MONTPELIER, Vt. (AP) -When the subject turns to global warming, Gov. Jim Douglas has joked more than once that “Vermont is the only New England state without a seacoast – yet.”
That attitude is part of his problem, critics say. He doesn’t take it seriously enough.
If one thing becaome clear in the recent debate over energy legislation, it’s that Vermont’s Republican governor and its Democrat-controlled Legislature differ on the urgency of climate change.
A day after lawmakers failed to override Douglas’ veto of a bill designed to reduce heating emissions and costs through efficiency measures, Douglas chided lawmakers for holding a mid-summer special session that brought lawmakers backided to come back in the middle of the summer, when people are trying to enjoy themselves, when they’re focused on Homer Simpson and Harry Potter, having a nice time in the beautiful environment that we enjoy here, and spend some $60,000 of the taxpayers’ money to have a special day in the Legislature, to not override my vetoes,” he said.
Garrison Nelson, a political science professor at the University of Vermont, said Douglas may live to regret the comment about Homer Simpson and Harry Potter.
“He’s trying to ask them (lawmakers) to sort of lighten up. However, these remarks are not going to lighten them up, they’re going to infuriate them,” said Nelson, who called climate change “a potential polarizer, in a state that hasn’t had a polarizing issue since civil unions.”
Douglas insists he has taken climate change seriously, appointing a commission to study it, defending California-style vehicle emission standards in federal court and taking other steps.
Nelson said the energy bill, which would have imposed a new tax on Vermont Yankee and created a new heating conservation system modeled on what Efficiency Vermont does for electricity, played right into the suspicions many Republicans and business leaders have about the climate change issue.
“The pro-corporate types see this environmental stuff as creeping governmentalism. Under the green banner are really lurking socialists who want government to restrict corporate power … crypto-socialists masquerading as environmentalists,” said Nelson.

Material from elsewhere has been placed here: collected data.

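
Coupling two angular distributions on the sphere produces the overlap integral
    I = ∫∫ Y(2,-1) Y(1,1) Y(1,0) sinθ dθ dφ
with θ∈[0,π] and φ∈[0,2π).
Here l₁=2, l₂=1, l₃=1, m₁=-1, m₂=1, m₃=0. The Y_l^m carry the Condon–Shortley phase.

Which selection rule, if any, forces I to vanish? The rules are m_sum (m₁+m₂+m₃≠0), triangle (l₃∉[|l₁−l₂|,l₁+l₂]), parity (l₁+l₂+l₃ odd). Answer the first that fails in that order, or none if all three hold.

none

Σmᵢ = 0  ✓
l₃∈[|l₁−l₂|,l₁+l₂]=[1,3], have l₃=1  ✓
Σlᵢ = 4 ⇒ even  ✓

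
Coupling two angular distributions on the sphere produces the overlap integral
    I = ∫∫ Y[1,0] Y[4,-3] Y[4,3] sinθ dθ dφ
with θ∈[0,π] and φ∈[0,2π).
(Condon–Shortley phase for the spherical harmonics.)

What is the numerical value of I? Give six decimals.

l₁+l₂+l₃=9 is odd: 3j(l;000)=0 ⇒ I=0

0.000000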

He has countered lawmakers’ plan for an “all-fuels efficiency utility” with a more modest expansion of the state weatherization program.
But he also repeatedly called on lawmakers to get past the climate change issue and focus on his agenda of job creation, lowering taxes and making Vermont more affordable.

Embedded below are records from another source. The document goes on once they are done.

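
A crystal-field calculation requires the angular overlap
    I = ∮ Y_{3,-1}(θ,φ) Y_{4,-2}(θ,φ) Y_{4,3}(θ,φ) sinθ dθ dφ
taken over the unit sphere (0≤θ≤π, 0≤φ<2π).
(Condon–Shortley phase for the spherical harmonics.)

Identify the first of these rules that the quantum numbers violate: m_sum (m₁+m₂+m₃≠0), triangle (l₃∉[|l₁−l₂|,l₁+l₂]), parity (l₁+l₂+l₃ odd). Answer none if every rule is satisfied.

parity

Σmᵢ = 0  ✓
l₃∈[|l₁−l₂|,l₁+l₂]=[1,7], have l₃=4  ✓
Σlᵢ = 11 ⇒ odd  ✗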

Democrats maintain that they are the real guardians of the state’s economy.
They point to fast-growing companies like NRG Systems Inc. of Hinesburg, which makes testing equipment for the wind power industry, as well as to the jobs they said would have been created insulating houses and upgrading boilers had their bill become law.
The bill “had to do with creating job opportunities for Vermonters,” House Speaker Gaye Symington said. “It had to do with helping to make energy more affordable for Vermonters, as well as reducing our carbon footprint, which is critical to our economy in the long run.”

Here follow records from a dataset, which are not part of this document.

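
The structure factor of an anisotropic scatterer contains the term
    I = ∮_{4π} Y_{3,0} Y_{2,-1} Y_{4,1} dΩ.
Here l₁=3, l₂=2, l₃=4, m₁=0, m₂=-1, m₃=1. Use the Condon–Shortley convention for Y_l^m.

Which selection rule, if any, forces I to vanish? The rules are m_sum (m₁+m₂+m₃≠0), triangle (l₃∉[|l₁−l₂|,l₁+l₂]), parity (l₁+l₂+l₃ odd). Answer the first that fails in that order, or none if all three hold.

parity

m₁+m₂+m₃ = 0 − 1 + 1 = 0  ✓
triangle: |3−2|=1 ≤ l₃=4 ≤ 3+2=5  ✓
parity: l₁+l₂+l₃ = 9 is odd  ✗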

An open question is whether Vermonters care as much about climate change as legislative leaders think they should, and whether Douglas’ veto of an energy bill aimed at addressing it will cost him at the ballot box.
Democrats, who spent the first three weeks of the legislative session on global warming presentations and hearings only to see the resulting legislation die, are vowing to try again in January.
Senate President Pro Tem Peter Shumlin said the bill will be tougher than this year’s bill; Symington says will be “more comprehensive” to deal with what Shumlin describes as a threat to civilization as Vermonters know it.
Douglas has made clear he won’t stand for any climate change bill that raises taxes.
Do Democrats hope to use a 2008 climate change bill to turn up the heat on Douglas?
Neither Symington nor Shumlin would say. For Symington, it’s all about what she sees as the merits of the issue.
As for Shumlin, he says climate change transcends politics.
“This is about will there be snow on Vermont’s mountains in 50 years. Will we have a ski industry, a maple syrup industry? … You don’t ask someone who’s been born again about the politics of following Jesus.”